North Macedonia is a parliamentary democracy. Parliament consists of 120 members elected every four years through a proportional model with closed lists. There are six electoral units; each represents a certain territorial area of the country that elects 20 representatives.
The majority of MPs, at least 61, appoint the president of the government, or prime minister, and his ministers, while the mandate of the newly elected governments, which is more ceremonial in nature, is granted by the state President. The mandate recipient is the politician who has the support of at least 61 MPs and is usually the president of the party that holds most seats in parliament, although there have been exceptions.
The state President is elected every five years in direct elections usually held in two rounds if no candidate in the first round wins more than half of the votes of all citizens with the right to vote. The electoral roll contains about 1.8 million voters.
The President is also commander-in-chief of the armed forces, and has a few, limited duties in the sphere of diplomacy. He also has a controlling role over parliament, as he has the right not to sign a law voted by the deputies. However, if parliament passes the same law again, the President is obliged to sign it.
Governments have always been formed of coalitions, composed of several parties, or party blocs. It is an unwritten rule that the second-largest coalition partner in government comes from the bloc of ethnic Albanian parties – a practice that has been maintained since 1991.
Decisions in parliament that affect minority ethnic communities are made under the so-called Badenter majority system; they must represent a majority of votes of MPs from the non-Macedonian ethnic communities.

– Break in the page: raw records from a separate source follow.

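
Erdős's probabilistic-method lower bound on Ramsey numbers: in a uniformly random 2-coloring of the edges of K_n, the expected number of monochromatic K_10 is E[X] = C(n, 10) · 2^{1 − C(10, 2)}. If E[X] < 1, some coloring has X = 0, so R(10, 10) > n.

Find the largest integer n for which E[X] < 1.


We need C(n, 10) · 2^{1 − 45} < 1, i.e. C(n, 10) < 2^{45 − 1} = 17592186044416.
Check values of n near the boundary:
  n = 96: C(96, 10) = 11279926456656; 11279926456656 < 17592186044416? YES
  n = 97: C(97, 10) = 12576469727536; 12576469727536 < 17592186044416? YES
  n = 98: C(98, 10) = 14005614014756; 14005614014756 < 17592186044416? YES
  n = 99: C(99, 10) = 15579278510796; 15579278510796 < 17592186044416? YES
  n = 100: C(100, 10) = 17310309456440; 17310309456440 < 17592186044416? YES
  n = 101: C(101, 10) = 19212541264840; 19212541264840 < 17592186044416? NO
  n = 102: C(102, 10) = 21300860967540; 21300860967540 < 17592186044416? NO
  n = 103: C(103, 10) = 23591276125340; 23591276125340 < 17592186044416? NO
The largest n with C(n, 10) < 17592186044416 is n = 100 (where E[X] = 2163788682055/2199023255552 ≈ 0.983977). Hence R(10, 10) > 100, i.e. R(10, 10) ≥ 101.

Largest n = 100; hence R(10, 10) > 100.


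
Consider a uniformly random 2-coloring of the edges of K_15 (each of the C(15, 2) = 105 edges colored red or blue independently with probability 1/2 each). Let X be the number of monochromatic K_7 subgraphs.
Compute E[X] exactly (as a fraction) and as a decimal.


Let X = Σ_S X_S over the C(15, 7) = 6435 subsets S of size 7, where X_S = 1 if the K_7 on S is monochromatic.
For a fixed S, the K_7 on S has C(7, 2) = 21 edges. P[all 21 edges red] = (1/2)^21, and likewise for blue, so P[monochromatic] = 2·(1/2)^21 = 2^{1 − 21} = 1/1048576.
By linearity of expectation: E[X] = C(15, 7) · 2^{1 − 21} = 6435 · 1/1048576 = 6435/1048576.
Numerically: E[X] ≈ 0.00614.

E[X] = C(15,7)·2^(1−C(7,2)) = 6435/1048576 ≈ 0.00614.


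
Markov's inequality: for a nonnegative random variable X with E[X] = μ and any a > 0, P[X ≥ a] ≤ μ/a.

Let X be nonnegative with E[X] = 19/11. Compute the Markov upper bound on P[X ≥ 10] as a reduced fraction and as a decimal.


μ = E[X] = 19/11, a = 10.
Markov: P[X ≥ 10] ≤ μ/a = (19/11)/10 = 19/110.
Numerically: ≈ 0.1727.
(Since a = 10 > μ = 1.7273, the bound 19/110 is < 1 and informative.)

P[X ≥ 10] ≤ 19/110 ≈ 0.1727.


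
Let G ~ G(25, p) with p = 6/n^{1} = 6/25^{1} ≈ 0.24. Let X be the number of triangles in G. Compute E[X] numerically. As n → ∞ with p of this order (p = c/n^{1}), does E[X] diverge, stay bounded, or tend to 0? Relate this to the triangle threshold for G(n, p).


Number of potential triangles: C(25, 3) = 2300.
Each occurs with probability p³ ≈ (0.24)³ ≈ 1.38240e-02.
By linearity: E[X] = C(25, 3)·p³ ≈ 2300 · 1.38240e-02 ≈ 31.795.
Here α = 1, so p = 6/n is exactly at the triangle threshold p ~ 1/n. Asymptotically E[X] → c³/6 = 6³/6 = 36 ≈ 36.000, a bounded constant. In this regime the triangle count is asymptotically Poisson(c³/6).

E[X] ≈ 31.795; in regime p = Θ(1/n^{1}) E[X] stays bounded (at the triangle threshold p ~ 1/n).


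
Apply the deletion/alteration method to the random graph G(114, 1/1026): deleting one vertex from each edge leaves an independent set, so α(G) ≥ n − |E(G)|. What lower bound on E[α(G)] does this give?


E[|E(G)|] = C(114, 2)·p = 6441 · (1/1026) = 113/18.
E[α(G)] ≥ n − E[|E(G)|] = 114 − 113/18 = 1939/18.
Numerically: ≈ 107.7222.
(This is only a lower bound; the true E[α(G)] may be larger.)

E[α(G)] ≥ 1939/18 ≈ 107.7222.


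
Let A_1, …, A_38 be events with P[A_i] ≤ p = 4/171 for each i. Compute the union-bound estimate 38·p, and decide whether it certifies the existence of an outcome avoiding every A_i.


Union bound: P[∪_{i=1}^{38} A_i] ≤ Σ_i P[A_i] ≤ 38·p = 38·(4/171) = 8/9.
Numerically: 8/9 ≈ 0.889.
Is 8/9 < 1? YES.
Since P[∪ A_i] ≤ 8/9 < 1, the complement has P[∩ A_i^c] ≥ 1 − 8/9 = 1/9 > 0, so some outcome avoids every A_i.

38·p = 8/9 ≈ 0.889; existence CERTIFIED by the union bound.


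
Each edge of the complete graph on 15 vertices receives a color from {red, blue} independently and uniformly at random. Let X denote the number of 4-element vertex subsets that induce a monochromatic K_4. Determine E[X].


Let X = Σ_S X_S over the C(15, 4) = 1365 subsets S of size 4, where X_S = 1 if the K_4 on S is monochromatic.
For a fixed S, the K_4 on S has C(4, 2) = 6 edges. P[all 6 edges red] = (1/2)^6, and likewise for blue, so P[monochromatic] = 2·(1/2)^6 = 2^{1 − 6} = 1/32.
By linearity of expectation: E[X] = C(15, 4) · 2^{1 − 6} = 1365 · 1/32 = 1365/32.
Numerically: E[X] ≈ 42.6562.

E[X] = C(15,4)·2^(1−C(4,2)) = 1365/32 ≈ 42.6562.


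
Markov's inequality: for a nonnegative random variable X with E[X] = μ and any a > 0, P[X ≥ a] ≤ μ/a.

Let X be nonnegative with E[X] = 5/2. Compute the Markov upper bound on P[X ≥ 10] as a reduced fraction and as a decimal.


μ = E[X] = 5/2, a = 10.
Markov: P[X ≥ 10] ≤ μ/a = (5/2)/10 = 1/4.
Numerically: ≈ 0.25000.
(Since a = 10 > μ = 2.50000, the bound 1/4 is < 1 and informative.)

P[X ≥ 10] ≤ 1/4 ≈ 0.25000.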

Judges and prosecutors are chosen by special councils, while the composition of the councils is chosen in an inclusive manner. This system should, in theory, reduce the influence of the current political majority in the parliament, and involve the professional community more in the selection and control of the work of judges and prosecutors. However, even with this model, the political elites often find ways to influence the councils and so indirectly influence the judiciary and the public prosecutor’s office.
The public prosecutor, on the other hand, is elected by the parliament on the proposal of the government.

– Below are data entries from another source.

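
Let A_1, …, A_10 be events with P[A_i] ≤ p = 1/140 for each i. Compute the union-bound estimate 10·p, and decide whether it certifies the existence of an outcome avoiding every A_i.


Union bound: P[∪_{i=1}^{10} A_i] ≤ Σ_i P[A_i] ≤ 10·p = 10·(1/140) = 1/14.
Numerically: 1/14 ≈ 0.071.
Is 1/14 < 1? YES.
Since P[∪ A_i] ≤ 1/14 < 1, the complement has P[∩ A_i^c] ≥ 1 − 1/14 = 13/14 > 0, so some outcome avoids every A_i.

10·p = 1/14 ≈ 0.071; existence CERTIFIED by the union bound.


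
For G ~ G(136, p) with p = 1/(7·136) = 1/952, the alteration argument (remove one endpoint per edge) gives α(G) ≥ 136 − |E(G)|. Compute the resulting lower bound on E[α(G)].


E[|E(G)|] = C(136, 2)·p = 9180 · (1/952) = 135/14.
E[α(G)] ≥ n − E[|E(G)|] = 136 − 135/14 = 1769/14.
Numerically: ≈ 126.35714.
(This is only a lower bound; the true E[α(G)] may be larger.)

E[α(G)] ≥ 1769/14 ≈ 126.35714.


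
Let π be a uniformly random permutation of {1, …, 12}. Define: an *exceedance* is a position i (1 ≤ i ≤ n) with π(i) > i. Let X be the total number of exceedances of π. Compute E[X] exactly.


Write X = Σ_{i=1}^{12} X_i, where X_i = 1_{π(i) > i}.
For each fixed i, π(i) is uniform over {1, …, 12} (marginal of a uniform permutation), so P[π(i) > i] = (n − i)/n. Summing: Σ_{i=1}^{12} (n − i)/n = (0 + 1 + … + 11)/12 = 12(12 − 1)/(2·12) = (12 − 1)/2.
Hence E[X] = Σ_{i=1}^{12} (12 − i)/12 = 11/2 ≈ 5.500000.

E[X] = 11/2 = 5.500000.


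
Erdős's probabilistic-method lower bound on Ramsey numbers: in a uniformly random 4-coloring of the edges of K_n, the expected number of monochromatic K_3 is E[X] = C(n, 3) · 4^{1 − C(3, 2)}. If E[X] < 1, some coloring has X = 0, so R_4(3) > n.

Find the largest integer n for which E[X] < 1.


We need C(n, 3) · 4^{1 − 3} < 1, i.e. C(n, 3) < 4^{3 − 1} = 16.
Check values of n near the boundary:
  n = 3: C(3, 3) = 1; 1 < 16? YES
  n = 4: C(4, 3) = 4; 4 < 16? YES
  n = 5: C(5, 3) = 10; 10 < 16? YES
  n = 6: C(6, 3) = 20; 20 < 16? NO
The largest n with C(n, 3) < 16 is n = 5 (where E[X] = 5/8 ≈ 0.6250000). Hence R_4(3) > 5, i.e. R_4(3) ≥ 6.

Largest n = 5; hence R_4(3) > 5.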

The political authorities have regularly tried to control the narrative in the media, and have often succeeded in this through subtle corruption of the most powerful media. This practice was most pronounced between 2006 and 2017.

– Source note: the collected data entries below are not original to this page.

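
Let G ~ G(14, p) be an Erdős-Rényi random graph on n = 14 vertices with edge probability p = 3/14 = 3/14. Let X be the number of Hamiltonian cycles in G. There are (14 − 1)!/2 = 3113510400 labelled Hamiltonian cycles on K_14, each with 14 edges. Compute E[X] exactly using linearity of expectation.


K_14 has (14 − 1)!/2 = 3113510400 labelled Hamiltonian cycles.
For each such Hamiltonian cycle H, let X_H = 1 if all 14 edges of H are present in G. Then P[X_H = 1] = p^{14} = (3/14)^{14} = 4782969/11112006825558016.
By linearity of expectation: E[X] = Σ_H E[X_H] = 3113510400 · p^{14} = 3113510400 · 4782969/11112006825558016 = 4155084744525/3100448333024.
Numerically: E[X] ≈ 1.34.

E[X] = 3113510400 · (3/14)^{14} = 4155084744525/3100448333024 ≈ 1.34.


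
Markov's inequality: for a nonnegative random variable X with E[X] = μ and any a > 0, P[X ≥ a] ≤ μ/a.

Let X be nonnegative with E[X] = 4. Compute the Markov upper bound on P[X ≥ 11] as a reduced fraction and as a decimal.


μ = E[X] = 4, a = 11.
Markov: P[X ≥ 11] ≤ μ/a = (4)/11 = 4/11.
Numerically: ≈ 0.363636.
(Since a = 11 > μ = 4.000000, the bound 4/11 is < 1 and informative.)

P[X ≥ 11] ≤ 4/11 ≈ 0.363636.


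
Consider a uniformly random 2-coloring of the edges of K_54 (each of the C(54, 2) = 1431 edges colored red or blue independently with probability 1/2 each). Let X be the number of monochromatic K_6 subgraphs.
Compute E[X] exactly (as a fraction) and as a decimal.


Let X = Σ_S X_S over the C(54, 6) = 25827165 subsets S of size 6, where X_S = 1 if the K_6 on S is monochromatic.
For a fixed S, the K_6 on S has C(6, 2) = 15 edges. P[all 15 edges red] = (1/2)^15, and likewise for blue, so P[monochromatic] = 2·(1/2)^15 = 2^{1 − 15} = 1/16384.
By linearity: E[X] = C(54, 6) · 2^{1 − 15} = 25827165 · 1/16384 = 25827165/16384.
Numerically: E[X] ≈ 1576.3651.

E[X] = C(54,6)·2^(1−C(6,2)) = 25827165/16384 ≈ 1576.3651.


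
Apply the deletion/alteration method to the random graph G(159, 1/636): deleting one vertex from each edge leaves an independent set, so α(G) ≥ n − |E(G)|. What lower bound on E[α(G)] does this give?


E[|E(G)|] = C(159, 2)·p = 12561 · (1/636) = 79/4.
E[α(G)] ≥ n − E[|E(G)|] = 159 − 79/4 = 557/4.
Numerically: ≈ 139.25000.
(This is only a lower bound; the true E[α(G)] may be larger.)

E[α(G)] ≥ 557/4 ≈ 139.25000.


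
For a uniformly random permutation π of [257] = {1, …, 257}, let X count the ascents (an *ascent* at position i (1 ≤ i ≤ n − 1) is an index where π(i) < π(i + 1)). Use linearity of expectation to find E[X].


Write X = Σ X_I over i = 1, …, 256, with X_I the indicator of one ascent.
There are 256 indicators.
For each fixed i, the pair (π(i), π(i+1)) is a uniformly random ordered pair of distinct values from {1, …, 257}; by symmetry P[π(i) < π(i+1)] = 1/2.
By linearity: E[X] = 256 · (1/2) = (257 − 1) · (1/2) = 128 ≈ 128.00000.

E[X] = 128 = 128.00000.


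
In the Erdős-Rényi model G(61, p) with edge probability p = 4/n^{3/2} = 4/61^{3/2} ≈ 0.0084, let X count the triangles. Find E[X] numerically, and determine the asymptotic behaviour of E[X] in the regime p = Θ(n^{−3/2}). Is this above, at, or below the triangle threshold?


Number of potential triangles: C(61, 3) = 35990.
Each occurs with probability p³ ≈ (0.0084)³ ≈ 5.91828e-07.
By linearity: E[X] = C(61, 3)·p³ ≈ 35990 · 5.91828e-07 ≈ 0.021.
Since α = 3/2 > 1, p = c/n^{3/2} = o(1/n) is below the triangle threshold p ~ 1/n. Asymptotically E[X] ~ (c³/6)·n^{3(1−α)} = (4³/6)·n^{-1.5} → 0, so by Markov's inequality G has no triangles w.h.p.

E[X] ≈ 0.021; in regime p = Θ(1/n^{3/2}) E[X] tends to 0 (below the triangle threshold p ~ 1/n).


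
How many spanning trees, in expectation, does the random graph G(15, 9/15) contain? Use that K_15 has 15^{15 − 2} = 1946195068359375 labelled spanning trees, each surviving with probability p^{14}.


K_15 has 15^{15 − 2} = 1946195068359375 labelled spanning trees.
For each such spanning tree H, let X_H = 1 if all 14 edges of H are present in G. Then P[X_H = 1] = p^{14} = (3/5)^{14} = 4782969/6103515625.
By linearity of expectation: E[X] = Σ_H E[X_H] = 1946195068359375 · p^{14} = 1946195068359375 · 4782969/6103515625 = 7625597484987/5.
Numerically: E[X] ≈ 1.52512e+12.

E[X] = 1946195068359375 · (3/5)^{14} = 7625597484987/5 ≈ 1.52512e+12.


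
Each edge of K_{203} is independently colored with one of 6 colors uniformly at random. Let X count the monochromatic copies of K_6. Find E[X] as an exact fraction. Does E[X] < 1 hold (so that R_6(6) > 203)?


E[X] = C(203, 6) · 6^{1 − 15} = 90210944670 · 6^{−14} = 90210944670/78364164096.
As a reduced fraction: E[X] = 15035157445/13060694016 ≈ 1.1511760.
Is E[X] < 1? NO.
Since E[X] ≥ 1, the first-moment bound is inconclusive at n = 203; it does NOT by itself certify R_6(6) > 203.

E[X] = 15035157445/13060694016 ≈ 1.1511760; E[X] ≥ 1; first-moment method inconclusive here.


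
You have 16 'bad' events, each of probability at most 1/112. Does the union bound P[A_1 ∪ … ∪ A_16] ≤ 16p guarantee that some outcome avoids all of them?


Union bound: P[∪_{i=1}^{16} A_i] ≤ Σ_i P[A_i] ≤ 16·p = 16·(1/112) = 1/7.
Numerically: 1/7 ≈ 0.14286.
Is 1/7 < 1? YES.
Since P[∪ A_i] ≤ 1/7 < 1, the complement has P[∩ A_i^c] ≥ 1 − 1/7 = 6/7 > 0, so some outcome avoids every A_i.

16·p = 1/7 ≈ 0.14286; existence CERTIFIED by the union bound.


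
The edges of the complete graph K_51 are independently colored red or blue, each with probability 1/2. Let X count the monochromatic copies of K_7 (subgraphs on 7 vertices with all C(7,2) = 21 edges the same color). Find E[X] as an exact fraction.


Let X = Σ_S X_S over the C(51, 7) = 115775100 subsets S of size 7, where X_S = 1 if the K_7 on S is monochromatic.
For a fixed S, the K_7 on S has C(7, 2) = 21 edges. P[all 21 edges red] = (1/2)^21, and likewise for blue, so P[monochromatic] = 2·(1/2)^21 = 2^{1 − 21} = 1/1048576.
Summing: E[X] = C(51, 7) · 2^{1 − 21} = 115775100 · 1/1048576 = 28943775/262144.
Numerically: E[X] ≈ 110.41174.

E[X] = C(51,7)·2^(1−C(7,2)) = 28943775/262144 ≈ 110.41174.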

After the serious political crisis and change of government in 2017, things took a turn for the better in terms of media freedom. However, political-party influence and clientelism have remained big problems affecting the Macedonian media landscape.
The watchdog organisation Reporters Without Borders, in its 2023 report on North Macedonia, noted that the media can still be subject to pressure from the authorities, politicians and businessmen. It has also highlighted the strong political-party influence and polarization reflected in the media.
“The two largest parties (both the one in power and the opposition) have created parallel media systems on which they exert their political and economic influence,” said Reporters Without Borders.
On the other hand, despite the promises made before the government change in 2017, personnel and structural changes in the Agency for Audio and Audiovisual Media Services and in the Program Council of the public broadcaster MRT did not take place. This has created an impression – shared by Reporters without Borders – that the public broadcaster lacks editorial independence.
Reporters Without Borders says it is problematic that this service is not financially independent, which is a result of the suspension of the broadcasting tax in 2017, leaving MRT to be financed directly from the government budget.